Consumers who use Olaplex, a popular haircare line, expressed concern on social media after an ingredient in the brand's No. 3 Hair Perfector mask was linked to a risk of fertility problems.

The formula for the beloved hair mask — Olaplex's best-selling product, according to its website — used to include a small amount of a synthetic fragrance called butylphenyl methylpropional, or lilial.

Although the additive is non-toxic if used sparingly, a review by the European Union's consumer safety regulators concluded that adding up small exposures over time could pose a health risk, particularly for individuals trying to conceive.

The EU officially labeled lilial as a "reprotoxic," meaning it can be harmful to fertility and fetal development, in September 2020, with a March 2022 deadline for phasing out all products containing the chemical.
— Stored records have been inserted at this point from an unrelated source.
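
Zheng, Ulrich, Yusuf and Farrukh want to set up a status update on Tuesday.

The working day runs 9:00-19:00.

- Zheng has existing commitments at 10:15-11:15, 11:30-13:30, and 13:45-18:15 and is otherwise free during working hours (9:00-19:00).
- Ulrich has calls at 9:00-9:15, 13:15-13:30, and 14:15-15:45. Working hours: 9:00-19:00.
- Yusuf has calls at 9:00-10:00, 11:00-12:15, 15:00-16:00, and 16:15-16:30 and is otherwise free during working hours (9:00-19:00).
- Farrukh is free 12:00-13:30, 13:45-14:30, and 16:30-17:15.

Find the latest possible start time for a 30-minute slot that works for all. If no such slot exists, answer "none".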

According to an Instagram post by Olaplex, the company stopped selling products containing lilial entirely in January 2022.

"While this phase-out is limited to the EU and the US permits use of this ingredient, out of an abundance of caution we proactively removed lilial from our N°.3 Hair Perfector globally," the caption read.

Lilial is a common fragrance ingredient

Although Olaplex is the only brand that has publicly addressed phasing out lilial, it's among many others that have used the additive in cosmetics, skincare, and other personal care products.

A search for lilial on the Environmental Working Group's Skin Deep website, a database of cosmetic ingredients and relevant health warnings, returned more than 1,200 product results. It was most commonly found in shampoos, conditioners, and other hair care products, followed by perfumes, lotions, and body washes.

The ingredient is found naturally in chamomile essential oil, and can be extracted or made in a lab to be used for its signature Lily of the Valley scent — typically in very small doses.

"The way Olaplex diligently used the ingredient as a fragrance, nonfunctional and not active, it should not cause infertility, miscarriages, or disruptions in fetus development," Olaplex representatives wrote in the Instagram caption.

While the EU ban specifically pertains to personal care products, lilial is also used as a fragrance in laundry detergent and household cleaners, according to EWG.